Against this backdrop, the authors suggest that SAFTs would heighten the probability of token raises being labelled securities. Although this isn’t inherently bad, most ICO issuers don’t want to go down this path. After all, any token deemed a security is subject to federal oversight by the Securities and Exchange Commission (SEC). This could have a devastating impact on a token raise if regulators determine after the fact that it is indeed a security token.
A New Regulatory Approach?
As the debate over security tokens intensifies, the cryptocurrency community is looking for new ways to navigate the regulatory landscape. Token compliance platform iComplyICO recently published a whitepaper where it argues for a “systematized version of the Howey Test” to determine if a security token can be quantified from the perspective of validation and legal review. This protocol includes automated KYC and identity verification on both sides of the transaction.
Despite a lack of regulatory certainty, the blockchain community has attained several legal milestones in just a few years. According to iComplyICO, these include the Coinbase framework, the Howey Test, the SEC ruling on Slock.it and the Canadian Securities Administrators (CSA) ruling on cryptocurrency offerings.
The CSA notice, which was published in August, suggested that many token offerings fall under the definition of securities under Canadian law.
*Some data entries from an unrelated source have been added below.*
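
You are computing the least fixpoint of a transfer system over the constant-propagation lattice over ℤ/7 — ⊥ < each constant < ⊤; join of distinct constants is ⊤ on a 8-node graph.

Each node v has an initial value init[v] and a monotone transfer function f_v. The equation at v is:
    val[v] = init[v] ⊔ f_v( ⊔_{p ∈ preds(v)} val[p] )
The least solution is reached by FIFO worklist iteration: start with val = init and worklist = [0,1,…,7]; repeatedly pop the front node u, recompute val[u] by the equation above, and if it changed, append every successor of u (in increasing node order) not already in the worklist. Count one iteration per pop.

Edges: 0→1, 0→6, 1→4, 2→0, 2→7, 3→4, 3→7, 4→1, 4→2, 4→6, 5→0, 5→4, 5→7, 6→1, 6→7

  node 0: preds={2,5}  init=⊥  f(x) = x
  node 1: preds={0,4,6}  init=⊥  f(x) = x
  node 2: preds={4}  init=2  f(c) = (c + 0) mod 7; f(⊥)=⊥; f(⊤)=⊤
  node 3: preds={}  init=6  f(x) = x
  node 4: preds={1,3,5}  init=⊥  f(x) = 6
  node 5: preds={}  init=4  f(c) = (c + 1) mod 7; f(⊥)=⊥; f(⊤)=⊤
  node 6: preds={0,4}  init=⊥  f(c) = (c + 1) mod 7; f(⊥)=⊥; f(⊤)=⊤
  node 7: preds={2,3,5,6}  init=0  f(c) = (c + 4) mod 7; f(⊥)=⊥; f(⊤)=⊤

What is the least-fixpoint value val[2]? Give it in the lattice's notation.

Trace (12 dequeues):
  [1] u=0 | in ⊤ | out ⊤ | prev ⊥ | push {}
  [2] u=1 | in ⊤ | out ⊤ | prev ⊥ | push {}
  [3] u=2 | in ⊥ | out 2 | ==
  [4] u=3 | in ⊥ | out 6 | ==
  [5] u=4 | in ⊤ | out 6 | prev ⊥ | push {1,2}
  [6] u=5 | in ⊥ | out 4 | ==
  [7] u=6 | in ⊤ | out ⊤ | prev ⊥ | push {}
  [8] u=7 | in ⊤ | out ⊤ | prev 0 | push {}
  [9] u=1 | in ⊤ | out ⊤ | ==
  [10] u=2 | in 6 | out ⊤ | prev 2 | push {0,7}
  [11] u=0 | in ⊤ | out ⊤ | ==
  [12] u=7 | in ⊤ | out ⊤ | ==

Converged values:
  [0] ⊤
  [1] ⊤
  [2] ⊤
  [3] 6
  [4] 6
  [5] 4
  [6] ⊤
  [7] ⊤

⊤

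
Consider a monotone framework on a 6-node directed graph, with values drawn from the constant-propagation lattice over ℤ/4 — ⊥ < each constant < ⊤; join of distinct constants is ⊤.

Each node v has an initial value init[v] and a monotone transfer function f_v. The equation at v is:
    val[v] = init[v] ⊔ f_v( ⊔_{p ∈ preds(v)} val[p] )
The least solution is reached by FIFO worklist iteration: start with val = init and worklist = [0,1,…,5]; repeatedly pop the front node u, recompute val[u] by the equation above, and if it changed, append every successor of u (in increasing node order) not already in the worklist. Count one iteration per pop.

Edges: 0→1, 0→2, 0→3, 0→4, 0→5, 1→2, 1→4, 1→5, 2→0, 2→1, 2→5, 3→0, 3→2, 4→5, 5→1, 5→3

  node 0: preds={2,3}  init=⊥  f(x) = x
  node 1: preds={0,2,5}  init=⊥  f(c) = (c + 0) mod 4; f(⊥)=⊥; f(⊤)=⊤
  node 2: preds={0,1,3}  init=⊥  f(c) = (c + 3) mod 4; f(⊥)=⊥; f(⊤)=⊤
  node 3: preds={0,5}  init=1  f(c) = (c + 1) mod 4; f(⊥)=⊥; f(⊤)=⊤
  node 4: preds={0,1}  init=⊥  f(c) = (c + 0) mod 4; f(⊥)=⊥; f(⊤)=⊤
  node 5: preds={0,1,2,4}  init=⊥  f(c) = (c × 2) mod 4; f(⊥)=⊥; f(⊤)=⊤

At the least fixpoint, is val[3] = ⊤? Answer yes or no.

Worklist (14 pops):
  #1 pop 0: in=1 → 1 (was ⊥); enqueue []
  #2 pop 1: in=1 → 1 (was ⊥); enqueue []
  #3 pop 2: in=1 → 0 (was ⊥); enqueue [0,1]
  #4 pop 3: in=1 → ⊤ (was 1); enqueue [2]
  #5 pop 4: in=1 → 1 (was ⊥); enqueue []
  #6 pop 5: in=⊤ → ⊤ (was ⊥); enqueue [3]
  #7 pop 0: in=⊤ → ⊤ (was 1); enqueue [4,5]
  #8 pop 1: in=⊤ → ⊤ (was 1); enqueue []
  #9 pop 2: in=⊤ → ⊤ (was 0); enqueue [0,1]
  #10 pop 3: in=⊤ → ⊤ (no change)
  #11 pop 4: in=⊤ → ⊤ (was 1); enqueue []
  #12 pop 5: in=⊤ → ⊤ (no change)
  #13 pop 0: in=⊤ → ⊤ (no change)
  #14 pop 1: in=⊤ → ⊤ (no change)

Fixpoint:
  val[0] = ⊤
  val[1] = ⊤
  val[2] = ⊤
  val[3] = ⊤
  val[4] = ⊤
  val[5] = ⊤

yes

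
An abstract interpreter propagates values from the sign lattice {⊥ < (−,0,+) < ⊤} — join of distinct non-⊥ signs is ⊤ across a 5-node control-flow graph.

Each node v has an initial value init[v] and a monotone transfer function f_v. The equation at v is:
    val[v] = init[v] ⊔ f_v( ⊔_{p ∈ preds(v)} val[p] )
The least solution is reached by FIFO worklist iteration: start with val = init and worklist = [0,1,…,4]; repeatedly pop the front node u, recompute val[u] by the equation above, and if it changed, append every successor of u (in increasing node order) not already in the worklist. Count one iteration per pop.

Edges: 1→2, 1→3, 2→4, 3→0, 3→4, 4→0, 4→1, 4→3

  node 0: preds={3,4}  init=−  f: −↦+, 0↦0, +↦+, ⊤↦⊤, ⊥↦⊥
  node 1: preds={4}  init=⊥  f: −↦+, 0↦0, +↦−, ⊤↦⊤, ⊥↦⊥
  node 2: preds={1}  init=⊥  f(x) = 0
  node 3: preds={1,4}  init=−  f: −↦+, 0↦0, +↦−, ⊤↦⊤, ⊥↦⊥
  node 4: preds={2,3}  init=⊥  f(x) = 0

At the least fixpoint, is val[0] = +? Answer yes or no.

Trace (11 dequeues):
  [1] u=0 | in − | out ⊤ | prev − | push {}
  [2] u=1 | in ⊥ | out ⊥ | ==
  [3] u=2 | in ⊥ | out 0 | prev ⊥ | push {}
  [4] u=3 | in ⊥ | out − | ==
  [5] u=4 | in ⊤ | out 0 | prev ⊥ | push {0,1,3}
  [6] u=0 | in ⊤ | out ⊤ | ==
  [7] u=1 | in 0 | out 0 | prev ⊥ | push {2}
  [8] u=3 | in 0 | out ⊤ | prev − | push {0,4}
  [9] u=2 | in 0 | out 0 | ==
  [10] u=0 | in ⊤ | out ⊤ | ==
  [11] u=4 | in ⊤ | out 0 | ==

Converged values:
  [0] ⊤
  [1] 0
  [2] 0
  [3] ⊤
  [4] 0

no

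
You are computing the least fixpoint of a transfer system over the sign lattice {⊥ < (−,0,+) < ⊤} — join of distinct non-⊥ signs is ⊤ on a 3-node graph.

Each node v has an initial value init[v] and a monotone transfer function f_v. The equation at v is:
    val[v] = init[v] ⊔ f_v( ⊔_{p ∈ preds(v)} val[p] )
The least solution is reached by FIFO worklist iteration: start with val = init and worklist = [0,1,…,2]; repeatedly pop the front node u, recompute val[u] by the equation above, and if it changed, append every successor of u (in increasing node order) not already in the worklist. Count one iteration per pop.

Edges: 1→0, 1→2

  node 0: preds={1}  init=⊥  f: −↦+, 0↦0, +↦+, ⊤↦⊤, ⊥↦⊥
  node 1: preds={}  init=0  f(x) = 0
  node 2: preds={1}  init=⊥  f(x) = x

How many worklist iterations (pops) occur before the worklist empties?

Worklist (3 pops):
  #1 pop 0: in=0 → 0 (was ⊥); enqueue []
  #2 pop 1: in=⊥ → 0 (no change)
  #3 pop 2: in=0 → 0 (was ⊥); enqueue []

Fixpoint:
  val[0] = 0
  val[1] = 0
  val[2] = 0

3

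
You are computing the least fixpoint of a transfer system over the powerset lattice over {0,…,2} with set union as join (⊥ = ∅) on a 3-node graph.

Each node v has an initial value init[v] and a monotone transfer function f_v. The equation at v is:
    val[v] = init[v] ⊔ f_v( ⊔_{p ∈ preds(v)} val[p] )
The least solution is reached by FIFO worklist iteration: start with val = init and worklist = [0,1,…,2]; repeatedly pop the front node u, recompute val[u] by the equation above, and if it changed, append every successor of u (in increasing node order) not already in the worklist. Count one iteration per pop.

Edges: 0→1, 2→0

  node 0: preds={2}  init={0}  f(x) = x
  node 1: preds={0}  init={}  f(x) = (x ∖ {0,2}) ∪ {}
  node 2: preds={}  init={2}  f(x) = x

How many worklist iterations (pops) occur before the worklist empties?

3

Worklist (3 pops):
  #1 pop 0: in={2} → {0,2} (was {0}); enqueue []
  #2 pop 1: in={0,2} → {} (no change)
  #3 pop 2: in={} → {2} (no change)

Fixpoint:
  val[0] = {0,2}
  val[1] = {}
  val[2] = {2}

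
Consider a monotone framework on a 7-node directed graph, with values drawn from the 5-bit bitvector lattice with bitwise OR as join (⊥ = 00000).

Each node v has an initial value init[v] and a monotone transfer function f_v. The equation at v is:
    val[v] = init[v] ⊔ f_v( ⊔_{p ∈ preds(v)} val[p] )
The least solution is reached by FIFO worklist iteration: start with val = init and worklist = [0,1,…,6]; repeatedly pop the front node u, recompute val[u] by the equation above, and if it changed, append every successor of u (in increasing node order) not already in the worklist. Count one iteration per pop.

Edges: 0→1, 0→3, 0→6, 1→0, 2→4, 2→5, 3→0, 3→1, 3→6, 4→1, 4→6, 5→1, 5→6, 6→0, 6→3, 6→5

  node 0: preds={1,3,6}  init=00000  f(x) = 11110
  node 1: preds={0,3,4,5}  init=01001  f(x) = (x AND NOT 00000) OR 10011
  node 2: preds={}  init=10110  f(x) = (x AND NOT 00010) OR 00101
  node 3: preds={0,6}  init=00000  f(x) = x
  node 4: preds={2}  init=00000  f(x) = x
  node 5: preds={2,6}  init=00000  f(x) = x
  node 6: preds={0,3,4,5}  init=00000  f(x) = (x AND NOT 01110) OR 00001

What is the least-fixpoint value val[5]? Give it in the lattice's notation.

10111

Trace (14 dequeues):
  [1] u=0 | in 01001 | out 11110 | prev 00000 | push {}
  [2] u=1 | in 11110 | out 11111 | prev 01001 | push {0}
  [3] u=2 | in 00000 | out 10111 | prev 10110 | push {}
  [4] u=3 | in 11110 | out 11110 | prev 00000 | push {1}
  [5] u=4 | in 10111 | out 10111 | prev 00000 | push {}
  [6] u=5 | in 10111 | out 10111 | prev 00000 | push {}
  [7] u=6 | in 11111 | out 10001 | prev 00000 | push {3,5}
  [8] u=0 | in 11111 | out 11110 | ==
  [9] u=1 | in 11111 | out 11111 | ==
  [10] u=3 | in 11111 | out 11111 | prev 11110 | push {0,1,6}
  [11] u=5 | in 10111 | out 10111 | ==
  [12] u=0 | in 11111 | out 11110 | ==
  [13] u=1 | in 11111 | out 11111 | ==
  [14] u=6 | in 11111 | out 10001 | ==

Converged values:
  [0] 11110
  [1] 11111
  [2] 10111
  [3] 11111
  [4] 10111
  [5] 10111
  [6] 10001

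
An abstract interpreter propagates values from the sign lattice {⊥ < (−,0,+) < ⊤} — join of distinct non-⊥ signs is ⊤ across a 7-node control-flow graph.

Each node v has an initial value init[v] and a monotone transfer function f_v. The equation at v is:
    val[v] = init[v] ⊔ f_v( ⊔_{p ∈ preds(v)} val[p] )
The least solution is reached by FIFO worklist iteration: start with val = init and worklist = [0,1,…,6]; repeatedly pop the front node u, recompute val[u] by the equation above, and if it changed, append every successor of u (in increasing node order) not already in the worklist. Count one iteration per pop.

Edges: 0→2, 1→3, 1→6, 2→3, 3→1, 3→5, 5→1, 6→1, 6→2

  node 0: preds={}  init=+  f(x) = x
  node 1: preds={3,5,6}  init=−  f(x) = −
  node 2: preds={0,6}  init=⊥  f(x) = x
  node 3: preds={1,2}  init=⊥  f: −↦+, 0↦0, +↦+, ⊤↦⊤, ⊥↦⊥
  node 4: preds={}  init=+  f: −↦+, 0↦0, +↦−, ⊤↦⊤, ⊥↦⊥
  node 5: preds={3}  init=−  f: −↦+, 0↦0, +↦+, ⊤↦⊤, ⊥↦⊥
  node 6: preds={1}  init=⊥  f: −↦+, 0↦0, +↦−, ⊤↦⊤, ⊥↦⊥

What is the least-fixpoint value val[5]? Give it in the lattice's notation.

Worklist (9 pops):
  #1 pop 0: in=⊥ → + (no change)
  #2 pop 1: in=− → − (no change)
  #3 pop 2: in=+ → + (was ⊥); enqueue []
  #4 pop 3: in=⊤ → ⊤ (was ⊥); enqueue [1]
  #5 pop 4: in=⊥ → + (no change)
  #6 pop 5: in=⊤ → ⊤ (was −); enqueue []
  #7 pop 6: in=− → + (was ⊥); enqueue [2]
  #8 pop 1: in=⊤ → − (no change)
  #9 pop 2: in=+ → + (no change)

Fixpoint:
  val[0] = +
  val[1] = −
  val[2] = +
  val[3] = ⊤
  val[4] = +
  val[5] = ⊤
  val[6] = +

⊤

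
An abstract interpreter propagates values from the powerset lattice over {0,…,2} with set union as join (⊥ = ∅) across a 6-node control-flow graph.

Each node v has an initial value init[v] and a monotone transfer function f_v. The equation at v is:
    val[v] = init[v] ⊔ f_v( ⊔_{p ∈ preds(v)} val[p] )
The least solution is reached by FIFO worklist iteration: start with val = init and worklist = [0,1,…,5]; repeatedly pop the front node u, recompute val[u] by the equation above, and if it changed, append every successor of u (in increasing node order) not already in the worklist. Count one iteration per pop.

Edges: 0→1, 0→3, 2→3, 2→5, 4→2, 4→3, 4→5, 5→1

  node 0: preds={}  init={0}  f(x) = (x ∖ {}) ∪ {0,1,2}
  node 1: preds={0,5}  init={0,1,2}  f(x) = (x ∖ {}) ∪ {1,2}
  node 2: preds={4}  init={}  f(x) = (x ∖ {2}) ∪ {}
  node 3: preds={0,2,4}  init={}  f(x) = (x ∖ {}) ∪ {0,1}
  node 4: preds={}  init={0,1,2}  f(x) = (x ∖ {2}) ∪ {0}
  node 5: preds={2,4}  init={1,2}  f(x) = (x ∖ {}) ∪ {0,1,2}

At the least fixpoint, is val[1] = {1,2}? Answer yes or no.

no

Iteration log — 7 steps:
  step 1. node 0  ⊔preds={}  new={0,1,2}  old={0}  +wl: 
  step 2. node 1  ⊔preds={0,1,2}  new={0,1,2}  stable
  step 3. node 2  ⊔preds={0,1,2}  new={0,1}  old={}  +wl: 
  step 4. node 3  ⊔preds={0,1,2}  new={0,1,2}  old={}  +wl: 
  step 5. node 4  ⊔preds={}  new={0,1,2}  stable
  step 6. node 5  ⊔preds={0,1,2}  new={0,1,2}  old={1,2}  +wl: 1
  step 7. node 1  ⊔preds={0,1,2}  new={0,1,2}  stable

Least fixpoint reached:
  node 0: {0,1,2}
  node 1: {0,1,2}
  node 2: {0,1}
  node 3: {0,1,2}
  node 4: {0,1,2}
  node 5: {0,1,2}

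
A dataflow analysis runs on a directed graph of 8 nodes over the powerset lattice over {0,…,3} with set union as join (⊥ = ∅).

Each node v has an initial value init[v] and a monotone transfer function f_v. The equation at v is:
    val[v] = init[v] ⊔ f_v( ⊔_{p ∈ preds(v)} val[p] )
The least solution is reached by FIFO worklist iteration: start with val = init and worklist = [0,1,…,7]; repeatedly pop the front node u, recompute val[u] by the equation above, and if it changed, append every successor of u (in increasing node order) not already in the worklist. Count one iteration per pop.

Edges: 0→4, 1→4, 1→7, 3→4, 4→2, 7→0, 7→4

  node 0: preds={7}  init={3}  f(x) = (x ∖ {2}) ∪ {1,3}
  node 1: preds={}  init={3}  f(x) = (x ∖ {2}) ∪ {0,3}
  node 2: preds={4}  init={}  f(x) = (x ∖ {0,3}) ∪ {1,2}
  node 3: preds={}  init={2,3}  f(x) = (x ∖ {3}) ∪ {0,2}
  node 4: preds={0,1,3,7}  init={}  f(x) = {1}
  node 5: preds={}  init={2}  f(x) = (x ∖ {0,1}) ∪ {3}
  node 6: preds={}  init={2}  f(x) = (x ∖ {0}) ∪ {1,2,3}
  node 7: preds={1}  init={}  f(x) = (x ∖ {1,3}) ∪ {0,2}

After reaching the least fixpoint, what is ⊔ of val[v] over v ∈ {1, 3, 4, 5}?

Trace (11 dequeues):
  [1] u=0 | in {} | out {1,3} | prev {3} | push {}
  [2] u=1 | in {} | out {0,3} | prev {3} | push {}
  [3] u=2 | in {} | out {1,2} | prev {} | push {}
  [4] u=3 | in {} | out {0,2,3} | prev {2,3} | push {}
  [5] u=4 | in {0,1,2,3} | out {1} | prev {} | push {2}
  [6] u=5 | in {} | out {2,3} | prev {2} | push {}
  [7] u=6 | in {} | out {1,2,3} | prev {2} | push {}
  [8] u=7 | in {0,3} | out {0,2} | prev {} | push {0,4}
  [9] u=2 | in {1} | out {1,2} | ==
  [10] u=0 | in {0,2} | out {0,1,3} | prev {1,3} | push {}
  [11] u=4 | in {0,1,2,3} | out {1} | ==

Converged values:
  [0] {0,1,3}
  [1] {0,3}
  [2] {1,2}
  [3] {0,2,3}
  [4] {1}
  [5] {2,3}
  [6] {1,2,3}
  [7] {0,2}

{0,1,2,3}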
As such, these projects must issue a prospectus before launching. The CSA also said these products may also have the characteristics of derivatives, which would subject them to derivatives laws.
This approach is consistent with the one taken by the SEC in the United States and regulators in Singapore.
As the regulatory issues get ironed out, it’s abundantly clear that the ICO market is still running hot. It remains to be seen whether SAFTs are the answer to an increasingly complex web of regulation or whether industry participants will create a new alternative to drive the market forward.
Disclaimer: The author owns bitcoin, Ethereum and other cryptocurrencies. He holds investment positions in the coins, but does not engage in short-term or day-trading.